LMM – Ok, então fale sobre o Vindicta em
2016.
BM – A banda está de vento em popa; já
começamos o ano com vários shows marcados. Dia 6 de Março estaremos no Sebastian Bar com
um cast de bandas muito bom, Holder of Souls, X-Empire, Fenrir’s Scar... Além
do quê, também temos ideias já formalizadas de composições que fechariam quase
dois álbuns... Umas 18 faixas pelo menos...
LMM – Uau ! E vão lançar isto tudo de uma
vez?
BM – Não! Selecionaremos as melhores
canções e fecharemos num EP.
LMM – Sua gata Leonora [Mölka, baterista]

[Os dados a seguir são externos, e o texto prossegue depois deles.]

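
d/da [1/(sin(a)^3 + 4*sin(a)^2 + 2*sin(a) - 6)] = (-8*sin(a) + 3*cos(a)^2 - 5)*cos(a)/(sin(a)^3 + 4*sin(a)^2 + 2*sin(a) - 6)^2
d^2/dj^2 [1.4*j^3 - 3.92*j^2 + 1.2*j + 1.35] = 8.4*j - 7.84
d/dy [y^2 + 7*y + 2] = 2*y + 7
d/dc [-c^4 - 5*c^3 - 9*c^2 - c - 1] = -4*c^3 - 15*c^2 - 18*c - 1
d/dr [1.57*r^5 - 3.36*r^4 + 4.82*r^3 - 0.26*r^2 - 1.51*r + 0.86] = 7.85*r^4 - 13.44*r^3 + 14.46*r^2 - 0.52*r - 1.51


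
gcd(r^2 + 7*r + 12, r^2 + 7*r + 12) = r^2 + 7*r + 12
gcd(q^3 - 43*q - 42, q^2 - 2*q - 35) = q - 7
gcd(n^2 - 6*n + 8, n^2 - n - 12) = n - 4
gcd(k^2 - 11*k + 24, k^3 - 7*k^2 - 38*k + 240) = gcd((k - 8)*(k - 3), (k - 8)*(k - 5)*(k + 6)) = k - 8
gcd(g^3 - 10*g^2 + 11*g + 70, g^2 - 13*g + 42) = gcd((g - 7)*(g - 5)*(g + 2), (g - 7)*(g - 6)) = g - 7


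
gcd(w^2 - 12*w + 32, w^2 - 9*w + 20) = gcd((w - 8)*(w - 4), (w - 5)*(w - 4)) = w - 4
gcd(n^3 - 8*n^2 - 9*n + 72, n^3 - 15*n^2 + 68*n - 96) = n^2 - 11*n + 24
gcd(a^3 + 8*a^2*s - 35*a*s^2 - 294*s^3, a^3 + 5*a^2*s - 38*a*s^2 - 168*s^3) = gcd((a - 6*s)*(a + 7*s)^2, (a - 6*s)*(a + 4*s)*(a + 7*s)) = -a^2 - a*s + 42*s^2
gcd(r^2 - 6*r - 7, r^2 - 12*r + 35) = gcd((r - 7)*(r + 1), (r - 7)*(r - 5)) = r - 7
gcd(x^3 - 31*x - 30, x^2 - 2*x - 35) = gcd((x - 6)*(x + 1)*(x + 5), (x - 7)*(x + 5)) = x + 5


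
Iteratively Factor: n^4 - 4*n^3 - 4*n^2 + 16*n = (n)*(n^3 - 4*n^2 - 4*n + 16) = n*(n - 2)*(n^2 - 2*n - 8) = n*(n - 4)*(n - 2)*(n + 2)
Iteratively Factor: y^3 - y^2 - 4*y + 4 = (y - 1)*(y^2 - 4) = (y - 2)*(y - 1)*(y + 2)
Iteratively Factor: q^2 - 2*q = (q - 2)*(q)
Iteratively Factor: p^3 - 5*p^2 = (p)*(p^2 - 5*p) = p*(p - 5)*(p)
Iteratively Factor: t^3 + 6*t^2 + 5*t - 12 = (t + 4)*(t^2 + 2*t - 3) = (t - 1)*(t + 4)*(t + 3)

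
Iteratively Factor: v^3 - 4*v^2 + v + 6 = (v - 3)*(v^2 - v - 2) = (v - 3)*(v + 1)*(v - 2)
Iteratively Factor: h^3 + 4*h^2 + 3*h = (h + 3)*(h^2 + h) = (h + 1)*(h + 3)*(h)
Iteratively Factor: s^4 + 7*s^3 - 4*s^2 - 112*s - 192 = (s - 4)*(s^3 + 11*s^2 + 40*s + 48) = (s - 4)*(s + 3)*(s^2 + 8*s + 16) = (s - 4)*(s + 3)*(s + 4)*(s + 4)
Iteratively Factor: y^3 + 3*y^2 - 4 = (y - 1)*(y^2 + 4*y + 4) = (y - 1)*(y + 2)*(y + 2)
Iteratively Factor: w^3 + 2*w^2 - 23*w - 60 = (w - 5)*(w^2 + 7*w + 12) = (w - 5)*(w + 4)*(w + 3)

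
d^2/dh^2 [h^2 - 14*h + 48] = 2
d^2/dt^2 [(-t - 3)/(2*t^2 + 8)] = (-4*t^2*(t + 3) + 3*(t + 1)*(t^2 + 4))/(t^2 + 4)^3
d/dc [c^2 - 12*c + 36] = 2*c - 12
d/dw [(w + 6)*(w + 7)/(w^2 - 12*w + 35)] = (-25*w^2 - 14*w + 959)/(w^4 - 24*w^3 + 214*w^2 - 840*w + 1225)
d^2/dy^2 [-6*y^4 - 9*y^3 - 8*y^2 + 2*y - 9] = -72*y^2 - 54*y - 16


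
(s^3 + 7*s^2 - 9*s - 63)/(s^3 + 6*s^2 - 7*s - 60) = (s^2 + 10*s + 21)/(s^2 + 9*s + 20)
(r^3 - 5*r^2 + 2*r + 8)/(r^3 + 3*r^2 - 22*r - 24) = (r - 2)/(r + 6)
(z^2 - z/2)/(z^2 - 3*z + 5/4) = 2*z/(2*z - 5)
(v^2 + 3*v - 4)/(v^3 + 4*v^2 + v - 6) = (v + 4)/(v^2 + 5*v + 6)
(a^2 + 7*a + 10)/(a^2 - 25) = (a + 2)/(a - 5)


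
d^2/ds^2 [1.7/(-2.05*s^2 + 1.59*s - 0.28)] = (14.2885*s^2 - 11.0823*s - 1.7*(4.1*s - 1.59)*(8.2*s - 3.18) + 1.9516)/(2.05*s^2 - 1.59*s + 0.28)^3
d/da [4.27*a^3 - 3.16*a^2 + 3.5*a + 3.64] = 12.81*a^2 - 6.32*a + 3.5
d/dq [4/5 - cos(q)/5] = sin(q)/5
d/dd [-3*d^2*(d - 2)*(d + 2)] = 12*d*(2 - d^2)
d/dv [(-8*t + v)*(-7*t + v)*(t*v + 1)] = 56*t^3 - 30*t^2*v + 3*t*v^2 - 15*t + 2*v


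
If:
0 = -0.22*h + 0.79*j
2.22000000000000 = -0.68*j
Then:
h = -11.72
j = -3.26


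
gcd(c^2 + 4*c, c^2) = c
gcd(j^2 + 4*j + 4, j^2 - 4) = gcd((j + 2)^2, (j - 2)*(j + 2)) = j + 2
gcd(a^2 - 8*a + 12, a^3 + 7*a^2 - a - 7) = 1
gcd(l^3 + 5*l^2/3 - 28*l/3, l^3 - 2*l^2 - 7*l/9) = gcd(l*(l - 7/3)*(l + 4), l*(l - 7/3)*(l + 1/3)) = l^2 - 7*l/3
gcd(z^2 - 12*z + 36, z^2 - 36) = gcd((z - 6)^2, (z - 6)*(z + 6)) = z - 6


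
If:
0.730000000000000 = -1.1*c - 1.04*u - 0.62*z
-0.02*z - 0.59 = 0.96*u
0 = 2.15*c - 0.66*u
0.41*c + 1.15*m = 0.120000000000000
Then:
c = -0.19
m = 0.17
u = -0.62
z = 0.20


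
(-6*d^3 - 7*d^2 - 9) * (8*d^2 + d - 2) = -48*d^5 - 62*d^4 + 5*d^3 - 58*d^2 - 9*d + 18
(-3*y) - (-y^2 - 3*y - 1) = y^2 + 1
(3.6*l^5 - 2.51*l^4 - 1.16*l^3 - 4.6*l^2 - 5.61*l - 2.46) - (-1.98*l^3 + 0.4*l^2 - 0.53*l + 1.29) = 3.6*l^5 - 2.51*l^4 + 0.82*l^3 - 5.0*l^2 - 5.08*l - 3.75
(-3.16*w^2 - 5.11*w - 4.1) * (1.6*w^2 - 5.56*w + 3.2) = -5.056*w^4 + 9.3936*w^3 + 11.7396*w^2 + 6.444*w - 13.12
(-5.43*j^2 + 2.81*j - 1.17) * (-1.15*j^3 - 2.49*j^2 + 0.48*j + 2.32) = 6.2445*j^5 + 10.2892*j^4 - 8.2578*j^3 - 8.3355*j^2 + 5.9576*j - 2.7144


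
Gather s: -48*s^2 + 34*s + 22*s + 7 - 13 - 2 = -48*s^2 + 56*s - 8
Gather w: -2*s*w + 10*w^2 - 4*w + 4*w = -2*s*w + 10*w^2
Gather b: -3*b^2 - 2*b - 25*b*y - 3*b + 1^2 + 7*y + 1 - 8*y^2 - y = -3*b^2 + b*(-25*y - 5) - 8*y^2 + 6*y + 2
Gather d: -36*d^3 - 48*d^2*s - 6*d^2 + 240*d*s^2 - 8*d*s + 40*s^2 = -36*d^3 + d^2*(-48*s - 6) + d*(240*s^2 - 8*s) + 40*s^2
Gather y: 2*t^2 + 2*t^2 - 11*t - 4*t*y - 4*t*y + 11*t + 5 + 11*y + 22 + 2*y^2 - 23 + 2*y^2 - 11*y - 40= 4*t^2 - 8*t*y + 4*y^2 - 36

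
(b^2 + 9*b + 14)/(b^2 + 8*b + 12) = (b + 7)/(b + 6)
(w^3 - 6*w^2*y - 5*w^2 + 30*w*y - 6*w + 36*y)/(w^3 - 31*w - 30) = (w - 6*y)/(w + 5)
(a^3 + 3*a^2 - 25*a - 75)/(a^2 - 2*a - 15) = a + 5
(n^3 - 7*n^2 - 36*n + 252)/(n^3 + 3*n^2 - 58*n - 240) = (n^2 - 13*n + 42)/(n^2 - 3*n - 40)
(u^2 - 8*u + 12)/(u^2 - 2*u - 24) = (u - 2)/(u + 4)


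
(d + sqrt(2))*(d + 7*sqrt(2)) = d^2 + 8*sqrt(2)*d + 14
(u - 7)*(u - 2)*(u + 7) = u^3 - 2*u^2 - 49*u + 98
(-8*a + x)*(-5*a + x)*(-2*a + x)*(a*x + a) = -80*a^4*x - 80*a^4 + 66*a^3*x^2 + 66*a^3*x - 15*a^2*x^3 - 15*a^2*x^2 + a*x^4 + a*x^3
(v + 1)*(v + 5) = v^2 + 6*v + 5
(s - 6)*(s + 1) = s^2 - 5*s - 6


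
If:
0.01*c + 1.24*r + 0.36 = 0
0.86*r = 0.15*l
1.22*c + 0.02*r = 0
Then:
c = 0.00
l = -1.66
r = -0.29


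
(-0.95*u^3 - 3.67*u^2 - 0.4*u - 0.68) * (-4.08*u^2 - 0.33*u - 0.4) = 3.876*u^5 + 15.2871*u^4 + 3.2231*u^3 + 4.3744*u^2 + 0.3844*u + 0.272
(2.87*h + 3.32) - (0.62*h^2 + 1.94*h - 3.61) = -0.62*h^2 + 0.93*h + 6.93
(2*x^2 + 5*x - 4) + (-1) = 2*x^2 + 5*x - 5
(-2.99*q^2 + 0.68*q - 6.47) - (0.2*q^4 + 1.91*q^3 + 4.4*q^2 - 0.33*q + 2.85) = -0.2*q^4 - 1.91*q^3 - 7.39*q^2 + 1.01*q - 9.32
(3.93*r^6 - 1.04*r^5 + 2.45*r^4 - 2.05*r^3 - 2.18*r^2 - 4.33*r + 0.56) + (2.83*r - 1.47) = 3.93*r^6 - 1.04*r^5 + 2.45*r^4 - 2.05*r^3 - 2.18*r^2 - 1.5*r - 0.91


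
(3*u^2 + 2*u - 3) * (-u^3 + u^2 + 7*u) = -3*u^5 + u^4 + 26*u^3 + 11*u^2 - 21*u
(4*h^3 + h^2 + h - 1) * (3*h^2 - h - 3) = 12*h^5 - h^4 - 10*h^3 - 7*h^2 - 2*h + 3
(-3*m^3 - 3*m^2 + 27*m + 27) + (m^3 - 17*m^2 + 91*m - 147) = -2*m^3 - 20*m^2 + 118*m - 120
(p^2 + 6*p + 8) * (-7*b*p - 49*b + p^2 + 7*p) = -7*b*p^3 - 91*b*p^2 - 350*b*p - 392*b + p^4 + 13*p^3 + 50*p^2 + 56*p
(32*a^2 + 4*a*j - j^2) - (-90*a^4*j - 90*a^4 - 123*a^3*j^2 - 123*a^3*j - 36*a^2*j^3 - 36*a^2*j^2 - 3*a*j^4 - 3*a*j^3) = 90*a^4*j + 90*a^4 + 123*a^3*j^2 + 123*a^3*j + 36*a^2*j^3 + 36*a^2*j^2 + 32*a^2 + 3*a*j^4 + 3*a*j^3 + 4*a*j - j^2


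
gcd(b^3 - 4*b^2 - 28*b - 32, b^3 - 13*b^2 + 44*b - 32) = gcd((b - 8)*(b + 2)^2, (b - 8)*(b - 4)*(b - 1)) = b - 8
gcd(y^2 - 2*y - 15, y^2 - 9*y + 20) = y - 5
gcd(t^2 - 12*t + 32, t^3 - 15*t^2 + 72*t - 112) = t - 4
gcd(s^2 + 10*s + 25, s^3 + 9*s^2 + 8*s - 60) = s + 5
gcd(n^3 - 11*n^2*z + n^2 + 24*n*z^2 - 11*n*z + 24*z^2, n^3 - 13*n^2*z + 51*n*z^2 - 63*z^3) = -n + 3*z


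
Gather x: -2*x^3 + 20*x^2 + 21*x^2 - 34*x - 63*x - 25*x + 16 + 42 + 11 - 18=-2*x^3 + 41*x^2 - 122*x + 51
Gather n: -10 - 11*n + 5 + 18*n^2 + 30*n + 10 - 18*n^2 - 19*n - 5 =0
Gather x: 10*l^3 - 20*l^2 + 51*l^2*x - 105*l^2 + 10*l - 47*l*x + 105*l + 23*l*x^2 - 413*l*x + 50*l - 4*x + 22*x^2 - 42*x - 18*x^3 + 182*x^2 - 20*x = 10*l^3 - 125*l^2 + 165*l - 18*x^3 + x^2*(23*l + 204) + x*(51*l^2 - 460*l - 66)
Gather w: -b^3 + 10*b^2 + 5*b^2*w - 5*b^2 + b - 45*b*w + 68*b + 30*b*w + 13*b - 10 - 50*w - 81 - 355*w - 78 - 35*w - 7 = -b^3 + 5*b^2 + 82*b + w*(5*b^2 - 15*b - 440) - 176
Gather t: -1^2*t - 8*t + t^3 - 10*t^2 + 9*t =t^3 - 10*t^2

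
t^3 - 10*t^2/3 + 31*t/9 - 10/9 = (t - 5/3)*(t - 1)*(t - 2/3)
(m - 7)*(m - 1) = m^2 - 8*m + 7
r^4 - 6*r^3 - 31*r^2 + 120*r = r*(r - 8)*(r - 3)*(r + 5)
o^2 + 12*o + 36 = (o + 6)^2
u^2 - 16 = (u - 4)*(u + 4)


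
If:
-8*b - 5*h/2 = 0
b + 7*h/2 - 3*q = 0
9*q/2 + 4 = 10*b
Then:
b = 40/253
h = -128/253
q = -136/253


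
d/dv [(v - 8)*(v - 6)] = 2*v - 14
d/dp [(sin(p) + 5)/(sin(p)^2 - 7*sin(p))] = (-cos(p) - 10/tan(p) + 35*cos(p)/sin(p)^2)/(sin(p) - 7)^2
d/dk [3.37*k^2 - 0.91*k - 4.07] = 6.74*k - 0.91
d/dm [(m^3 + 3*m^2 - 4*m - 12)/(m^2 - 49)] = (m^4 - 143*m^2 - 270*m + 196)/(m^4 - 98*m^2 + 2401)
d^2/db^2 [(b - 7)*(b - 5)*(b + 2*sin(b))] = -2*b^2*sin(b) + 24*b*sin(b) + 8*b*cos(b) + 6*b - 66*sin(b) - 48*cos(b) - 24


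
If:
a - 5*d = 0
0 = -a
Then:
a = 0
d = 0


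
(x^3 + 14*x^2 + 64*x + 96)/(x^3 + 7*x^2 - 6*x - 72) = (x + 4)/(x - 3)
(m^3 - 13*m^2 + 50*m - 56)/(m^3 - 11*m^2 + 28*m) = (m - 2)/m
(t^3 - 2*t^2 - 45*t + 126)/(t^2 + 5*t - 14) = (t^2 - 9*t + 18)/(t - 2)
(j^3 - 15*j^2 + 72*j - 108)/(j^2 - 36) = (j^2 - 9*j + 18)/(j + 6)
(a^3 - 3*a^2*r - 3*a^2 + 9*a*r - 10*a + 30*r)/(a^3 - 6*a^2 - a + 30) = (a - 3*r)/(a - 3)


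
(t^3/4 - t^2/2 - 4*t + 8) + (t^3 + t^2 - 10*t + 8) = 5*t^3/4 + t^2/2 - 14*t + 16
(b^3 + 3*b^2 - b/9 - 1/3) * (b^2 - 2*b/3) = b^5 + 7*b^4/3 - 19*b^3/9 - 7*b^2/27 + 2*b/9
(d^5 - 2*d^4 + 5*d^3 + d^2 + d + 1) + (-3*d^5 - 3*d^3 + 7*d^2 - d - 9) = -2*d^5 - 2*d^4 + 2*d^3 + 8*d^2 - 8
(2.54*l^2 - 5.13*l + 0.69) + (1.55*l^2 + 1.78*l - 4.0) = 4.09*l^2 - 3.35*l - 3.31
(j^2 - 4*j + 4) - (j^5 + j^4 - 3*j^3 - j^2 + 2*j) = -j^5 - j^4 + 3*j^3 + 2*j^2 - 6*j + 4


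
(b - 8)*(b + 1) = b^2 - 7*b - 8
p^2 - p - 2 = (p - 2)*(p + 1)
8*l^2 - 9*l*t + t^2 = (-8*l + t)*(-l + t)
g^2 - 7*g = g*(g - 7)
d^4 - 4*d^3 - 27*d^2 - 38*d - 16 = (d - 8)*(d + 1)^2*(d + 2)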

toca contigo no Vindicta. Como é a relação profissional, rolam aquelas tretas
típicas de banda com ela também?
BM – Leonora é de Áries, eu de Touro... Mas
sou um Taurino atípico. Não sei como, mas rola tudo as mil maravilhas. Somos
mais ‘parceiros de crime’, cúmplices com as ideias para a banda, do que
antagonistas. Temos conflitos na banda, mas posso garantir que NÃO são com ela!
[risos]
No Nitrojam me acostumei a escrever, fazer
tudo praticamente sozinho. Com o Vindicta, é muito diferente. Para
começar, o
Vindicta é a banda da Leonora. Apesar de ter sido convidado para ser o
vocalista, o processo de composição é coletivo. Depois da entrada de um
segundo
guita, tudo tem funcionado melhor. E Rick [ Pozzy ] é o ‘nosso’ Adrian
Smith;
ele é o cara mais ‘clássico’ do grupo, somando muito ao nosso som.
Comecei na
banda criando muita coisa musicalmente. Mas atualmente, sou mais
letrista e
frontman mesmo. Quem mais compõe no momento os principais esqueletos das
músicas da banda toda, é o Jonathan {Baixista} e nós completamos e preenchemos as
lacunas.
Lembrando que alguns destes 'esqueletos' também acabam vindo de outros membros da banda.
LEONORA MÖLKA
LMM – Você tem este espírito empreendedor,
é um cara bem quisto no cenário, sempre prezando pela ética, numa cena / cidade
nem sempre muito dignas neste sentido. Qual o segredo para Brunno Mariante se
manter íntegro e motivado a fazer tudo o que faz?
BM – O segredo? Muito simples: a
‘peneira’. No que consiste este método? Explico: seleciono bandas para seguir
junto com as minhas próprias. Sou do tipo de cara que coloca os outros debaixo
das ‘asas’, coisa que não vejo fazerem muito ultimamente. Foi legal, seguiram
certas normas, tudo correu bem? Continuamos crescendo junto. Pisaram na bola,
estouraram o tempo, demonstraram descaso ou desdém pelo meu trabalho? Estão
fora. É isso.
Além do quê, com a cena do jeito que é,
você tem de achar saídas para ‘vender’ as bandas que representa. Sou formado em
Marketing, como mencionei, então este lado empreendedor acabou se manifestando
por pura necessidade.
A verdade é que se não desisti no período
compreendido entre 2005 e 2011, [ leiam mais detalhes sobre o fato adiante ],
NUNCA mais vou parar, brother. Eu nunca quis ser o ‘mastermind’ de nada. A
música vem primeiro. Mas descobri a duras penas que se eu não fizesse
acontecer, dificilmente alguém do meu lado faria. Entende? Foi o que notei com
a atitude dos músicos que Leonora tentava recrutar para o Vindicta. Rola muito
machismo no cenário, mentalidade medieval, então resolvi unir forças para
caminharmos juntos. Tem dado certo, tanto que no momento o Vindicta está muito
mais atuante do que qualquer outra banda onde eu estou...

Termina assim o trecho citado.